Há muitos brasileiros admiráveis; grandes escritores como
Machado de Assis, Guimarães Rosa e minha querida amiga Nélida Piñon; políticos
como Fernando Henrique Cardoso, que, durante sua presidência, salvou a economia
brasileira da hecatombe e fez um modelo de governo democrático, sem jamais ser
acusado de uma ação digna de punição; e atletas e esportistas cujos nomes correram
o mundo.
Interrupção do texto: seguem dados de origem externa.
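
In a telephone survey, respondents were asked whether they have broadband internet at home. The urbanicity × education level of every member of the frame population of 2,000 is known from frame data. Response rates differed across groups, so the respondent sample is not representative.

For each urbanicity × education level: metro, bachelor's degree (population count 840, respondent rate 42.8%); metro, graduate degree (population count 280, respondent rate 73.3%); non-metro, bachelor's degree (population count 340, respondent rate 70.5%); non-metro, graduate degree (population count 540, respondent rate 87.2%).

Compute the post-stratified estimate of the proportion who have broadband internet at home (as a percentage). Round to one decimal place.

63.8%

Post-stratification weights by population share, not respondent share:
  metro, bachelor's degree: (840/2,000) × 42.8 = 17.976
  metro, graduate degree: (280/2,000) × 73.3 = 10.262
  non-metro, bachelor's degree: (340/2,000) × 70.5 = 11.985
  non-metro, graduate degree: (540/2,000) × 87.2 = 23.544
Post-stratified estimate = 63.767 → 63.8%.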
Mas, se eu precisasse escolher um deles como modelo exemplar ao
restante do planeta, não hesitaria um segundo em eleger Sérgio Moro, esse
modesto advogado natural do Paraná que, após se formar em advocacia, entrou na
magistratura na oposição em 1996. Como já confessou, o que aconteceu na Itália
nos anos noventa, a famosa Operação Mãos Limpas, lhe deu as ideias e o
entusiasmo necessário para combater a corrupção em seu país, utilizando
instrumentos parecidos aos dos juízes italianos da época, ou seja, a prisão
preventiva, a delação premiada em troca da redução da pena e a colaboração da
imprensa. Tentaram corrompê-lo, obviamente, e sem dúvida é um milagre que ainda
esteja vivo, em um país onde os assassinatos políticos infelizmente não são uma
exceção. Mas lá está, fazendo parte do que vem sendo uma verdadeira, apesar de
ninguém ainda a ter nomeado assim, revolução silenciosa: o retorno da
legalidade, o império da lei, em uma sociedade que a corrupção generalizada
estava desintegrando e impedindo-o de passar de ser o “grande país do futuro”
que sempre foi a ser o grande país do presente.
O grande inimigo do progresso latino-americano é a
corrupção. Ela faz estragos nos governos de direita e esquerda e um enorme
número de latino-americanos chegou a se convencer de que ela é inevitável, algo
como os fenômenos naturais contra os quais não há defesa: os terremotos, as
tempestades, os raios. Mas a verdade é que a defesa existe e justamente o
Brasil está demonstrando que é possível combater a corrupção, se existirem
juízes e promotores corajosos e responsáveis e, claro, uma opinião pública e
imprensa que os apoiem.
Por isso é bom, para a América Latina, que homens como
Marcelo Odebrecht e Lula tenham sido presos após ser processados, recebendo
todos os direitos de defesa que existem em um país democrático. É muito
importante mostrar em termos práticos que a Justiça é igual para todos, os
pobres diabos do povo que são a imensa maioria, e os poderosos que estão no
topo graças ao seu dinheiro e seus cargos. E são justamente esses últimos que
têm maior obrigação moral de obedecer às leis e mostrar, em sua vida diária,
que não é preciso transgredi-las para ocupar as posições de prestígio e poder
que obtiveram, que elas são possíveis dentro da legalidade. É a única forma de
uma sociedade acreditar nas instituições, repelir o apocalipse e as fantasias
utópicas, sustentar a democracia e viver com a sensação de que as leis existem
para protegê-la e humanizá-la cada dia mais.